The drug discovery process has always been dominated by ‘trial and error’. Due to the lack of precise knowledge of molecular interaction in the human organism, thoughts of rational drug design have long been all but impossible. Drugs were discovered purely empirical, using natural products and screening approaches and optimized through the synthesis and testing of a large number of structure variations. Stimulated by advancements in molecular biology, protein production and x-ray crystallography as well as initial successes in structure-based drug design, at the start of the 1990s several advocates of this discipline were predicting that drug research would be heavily dominated by a rational approach in the near future. Ultimately, these predictions could not be realised in such a short space of time and consequently led to massive investment in other technologies, such as combinatorial chemistry and high-throughput screening. If we compare today’s knowledge of molecular targets with that of 20 years ago, it is now clear how unrealistic these perceptions were. In 1990, the EMBL Bank held around 35,000 nucleotide sequences, today it holds over 250 million. In 1990, 450 protein crystal structures were stored in the Protein Data Bank (PDB), today the figure is around 78,000. In 2012, for example, the ChEMBL database contained around 10 million bioactivity data for 1.2 million different compounds on 9,000 target proteins.
So what have we learnt from all this data? Has our approach to drug discovery changed?

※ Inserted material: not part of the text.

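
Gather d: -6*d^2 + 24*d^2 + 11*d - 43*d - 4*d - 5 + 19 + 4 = 18*d^2 - 36*d + 18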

The testing of large substance libraries continues to represent an important pillar of lead structure identification. Today, however, coincidence is being aided ever-more frequently by the targeted design of compounds. Given the structurally well-understood target protein families, we are able to combine different parts of compounds on a computer screen, alter or supplement these in consideration of the synthetic feasiblility and subsequently draft proposals for entirely new active compounds. We call this ‘protein structure-based de novo design’. Following synthesis and testing of the compounds, the approach delivered several new lead structures and a development compound in our hands. In contrast to the past, using our computer designs we not only consider the active substance’s binding affinity to the target protein, but also aspects such as absorption by the body, metabolism and toxicity of the compounds. We have derived rules based on the many test results from earlier drug discovery projects and formulated these into computer programs, which now enable us to predict pharmacokinetic aspects in some measure. To this end, the design of new compounds is occurring against a background of close coordination between medicinal and computational chemists. Unfortunately, this highly targeted, design-oriented method does not succeed with all projects, with the result that ‘trial and error’ will remain an important element of drug discovery. At present, we still do not understand the complex molecular interactions in physiology to the same extent as, for example, is the case for the physics of fluid dynamics in aircraft construction. Nevertheless, I believe our approach in drug research is far more targeted today and that methods promoting such an approach will continue to gain significantly in importance. Enhanced programs to predict the binding affinities of compounds on target proteins or anti-targets, quicker access to available experimental data for the generation of knowledge, and the close networking of medicinal chemistry, computational chemistry, biophysics, pharmacology and pharmacokinetics are just some of the success factors that will improve the efficiency of drug discovery through design.